The irony is that Americans who comprehend that the BLM movement is counterproductive must embrace MLK’s teachings against hate in response to BLM’s violence. That irony is not just that white people must embrace Civil Rights era tactics to defend themselves against false allegations of racism. The greater irony is that those (mostly white) people who have declared themselves the champions of black liberation in 2020 aren’t “woke” to the simple truths of MLK and Gandhi — you don’t change people’s hearts by screaming at them, killing them, or silencing their opinions.
In truth it would be unfair to tie today’s BLM with Malcolm X, for he also would object to this extremism. Malcolm X only advocated for violence in self-defense, and he did not label “inaction” as a violence requiring counterattack. He taught that “… it is criminal to teach a man not to defend himself when he is the constant victim of brutal attacks.” By the same token, it is criminal to teach black and white Americans not to defend themselves against the criminal anarchy that BLM and Antifa have now demonstrated themselves to be.

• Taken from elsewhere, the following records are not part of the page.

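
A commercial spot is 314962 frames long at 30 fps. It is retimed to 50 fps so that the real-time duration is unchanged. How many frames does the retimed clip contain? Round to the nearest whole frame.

Frames at target rate = 314962 × (50) / (30) = 1574810/3 ≈ 524936.667.
Nearest whole frame: 524937.

524937 frames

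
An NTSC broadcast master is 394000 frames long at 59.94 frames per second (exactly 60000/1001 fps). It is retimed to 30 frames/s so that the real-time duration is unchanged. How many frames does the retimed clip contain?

197197 frames

Target frames = source frames × (target rate / source rate) = 394000 × (30)/(60000/1001) = 394000 × 1001/2000 = 197197.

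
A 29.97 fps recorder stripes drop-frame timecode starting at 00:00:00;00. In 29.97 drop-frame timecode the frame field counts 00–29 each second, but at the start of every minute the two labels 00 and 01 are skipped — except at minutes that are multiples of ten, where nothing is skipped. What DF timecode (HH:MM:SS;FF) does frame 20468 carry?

00:11:22;28

Each 10-minute DF block holds 10 × 60 × 30 − 9 × 2 = 17982 frames. 20468 ÷ 17982 → 1 full block, remainder 2486.
Within the partial block the first minute is 1800 frames and each further minute 1798, so 1 further minute boundary passed. Total skipped labels = 18 × 1 + 2 × 1 = 20.
Non-drop label index = 20468 + 20 = 20488; at 30 labels/s that is 00:11:22:28, i.e. DF 00:11:22;28.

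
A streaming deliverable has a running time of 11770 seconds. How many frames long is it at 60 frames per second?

706200 frames

Frames = 11770 × 60 = 706200.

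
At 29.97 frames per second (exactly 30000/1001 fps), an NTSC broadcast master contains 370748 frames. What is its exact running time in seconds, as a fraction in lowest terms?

Running time = 370748 ÷ (30000/1001) = 370748 × 1001/30000 = 92779687/7500 s.

92779687/7500 seconds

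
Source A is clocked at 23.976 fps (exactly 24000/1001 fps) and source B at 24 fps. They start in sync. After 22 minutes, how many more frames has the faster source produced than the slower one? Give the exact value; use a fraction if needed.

2880/91 frames

22 min = 1320 s.
A emits 24000/1001 × 1320 = 2880000/91 frames; B emits 24 × 1320 = 31680.
Difference = 2880/91 frames (≈ 31.6484); B is ahead of A.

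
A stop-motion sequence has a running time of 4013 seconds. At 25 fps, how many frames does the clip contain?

Frames = 4013 × 25 = 100325.

100325 frames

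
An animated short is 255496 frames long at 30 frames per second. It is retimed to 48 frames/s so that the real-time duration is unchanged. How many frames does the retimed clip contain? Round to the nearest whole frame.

Frames at target rate = 255496 × (48) / (30) = 2043968/5 ≈ 408793.600.
Nearest whole frame: 408794.

408794 frames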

It is not “defending oneself” to physically assault people who wear a “MAGA” hat, display a confederate flag, or wear a shirt one deems offensive. As Malcolm X stated in a speech in November 1963:
There is nothing in our book, the Koran, that teaches us to suffer peacefully. Our religion teaches us to be intelligent. Be peaceful, be courteous, obey the law, respect everyone; but if someone puts a hand on you, send him to the cemetery. That’s a good religion.

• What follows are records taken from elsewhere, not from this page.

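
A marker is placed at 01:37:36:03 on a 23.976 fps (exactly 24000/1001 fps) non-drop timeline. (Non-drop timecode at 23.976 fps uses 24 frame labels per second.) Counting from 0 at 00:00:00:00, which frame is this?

frame 140547

Total seconds to the label: (1 × 3600 + 37 × 60 + 36) = 5856.
Frame index = 5856 × 24 + 3 = 140547.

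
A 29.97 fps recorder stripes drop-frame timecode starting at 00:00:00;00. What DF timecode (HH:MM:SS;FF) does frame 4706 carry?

00:02:37;00

Each 10-minute DF block holds 10 × 60 × 30 − 9 × 2 = 17982 frames. 4706 ÷ 17982 → 0 full blocks, remainder 4706.
Within the partial block the first minute is 1800 frames and each further minute 1798, so 2 further minute boundaries passed. Total skipped labels = 18 × 0 + 2 × 2 = 4.
Non-drop label index = 4706 + 4 = 4710; at 30 labels/s that is 00:02:37:00, i.e. DF 00:02:37;00.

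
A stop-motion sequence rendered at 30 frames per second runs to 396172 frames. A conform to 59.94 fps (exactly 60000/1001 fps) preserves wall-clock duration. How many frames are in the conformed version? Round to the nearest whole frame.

791552 frames

Frames at target rate = 396172 × (60000/1001) / (30) = 113192000/143 ≈ 791552.448.
Nearest whole frame: 791552.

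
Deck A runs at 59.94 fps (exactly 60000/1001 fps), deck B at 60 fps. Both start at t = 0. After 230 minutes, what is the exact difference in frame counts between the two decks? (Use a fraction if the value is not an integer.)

230 min = 13800 s.
A emits 60000/1001 × 13800 = 828000000/1001 frames; B emits 60 × 13800 = 828000.
Difference = 828000/1001 frames (≈ 827.1728); B is ahead of A.

828000/1001 frames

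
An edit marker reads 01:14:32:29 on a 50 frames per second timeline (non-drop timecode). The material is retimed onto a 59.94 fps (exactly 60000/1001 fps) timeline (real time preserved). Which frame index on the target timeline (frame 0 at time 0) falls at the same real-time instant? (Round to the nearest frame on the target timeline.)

frame 268087

Source frame index: (1×3600 + 14×60 + 32) × 50 + 29 = 223629.
Real time: 223629 / (50) = 223629/50 s.
Target frame: (223629/50) × (60000/1001) = 38336400/143 ≈ 268086.713 → 268087.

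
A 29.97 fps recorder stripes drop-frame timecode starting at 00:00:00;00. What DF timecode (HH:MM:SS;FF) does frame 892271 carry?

08:16:12;05

Each 10-minute DF block holds 10 × 60 × 30 − 9 × 2 = 17982 frames. 892271 ÷ 17982 → 49 full blocks, remainder 11153.
Within the partial block the first minute is 1800 frames and each further minute 1798, so 6 further minute boundaries passed. Total skipped labels = 18 × 49 + 2 × 6 = 894.
Non-drop label index = 892271 + 894 = 893165; at 30 labels/s that is 08:16:12:05, i.e. DF 08:16:12;05.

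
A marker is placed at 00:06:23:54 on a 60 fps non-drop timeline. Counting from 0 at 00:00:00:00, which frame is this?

frame 23034

Total seconds to the label: (0 × 3600 + 6 × 60 + 23) = 383.
Frame index = 383 × 60 + 54 = 23034.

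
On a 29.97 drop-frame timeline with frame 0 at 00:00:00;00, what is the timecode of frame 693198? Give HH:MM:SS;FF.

06:25:29;22

Each 10-minute DF block holds 10 × 60 × 30 − 9 × 2 = 17982 frames. 693198 ÷ 17982 → 38 full blocks, remainder 9882.
Within the partial block the first minute is 1800 frames and each further minute 1798, so 5 further minute boundaries passed. Total skipped labels = 18 × 38 + 2 × 5 = 694.
Non-drop label index = 693198 + 694 = 693892; at 30 labels/s that is 06:25:29:22, i.e. DF 06:25:29;22.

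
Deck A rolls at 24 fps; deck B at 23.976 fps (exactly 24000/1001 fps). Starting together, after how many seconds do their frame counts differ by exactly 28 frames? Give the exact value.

The gap grows by |24000/1001 − 24| = 24/1001 frames per second.
Time for a 28-frame gap: 28 ÷ (24/1001) = 7007/6 s.

7007/6 seconds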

That is sound counsel, and if BLM protesters put a hand on anybody, Malcolm X tells us where they should be sent. But this is violence in self-defense: BLM is agitating for violence AGAINST people and property across the country — in the name of, but directly opposed to, liberty and justice. MLK’s wisdom is vindicated in 2020, as American cities are destroyed:
The ultimate weakness of violence is that it is a descending spiral, begetting the very thing it seeks to destroy. Instead of diminishing evil, it multiplies it. Through violence you may murder the liar, but you cannot murder the lie, nor establish the truth. Through violence you murder the hater, but you do not murder hate. In fact, violence merely increases hate…Returning violence for violence multiplies violence, adding deeper darkness to a night already devoid of stars. Darkness cannot drive out darkness; only light can do that. Hate cannot drive out hate; only love can do that.
Many in the left-wing BLM movement call to dismantle the First Amendment and U.S. Constitution: they advocate chaos in their stead. They have cast off from King and X, and offer only conflict: peace or reconciliation are not even stated goals. The stated goal is to “tear down,” not build up.
America is being torn apart. It is terrifying to see violence and hate so dominate our headlines. Yet, we can take comfort in the truths taught by both Martin Luther King and Malcolm X — this violence will fail. Positive change will only arrive through respect and reconciliation: never through violence and intimidation.
John Klar is an attorney and farmer residing in Brookfield, and the former pastor of the First Congregational Church of Westfield.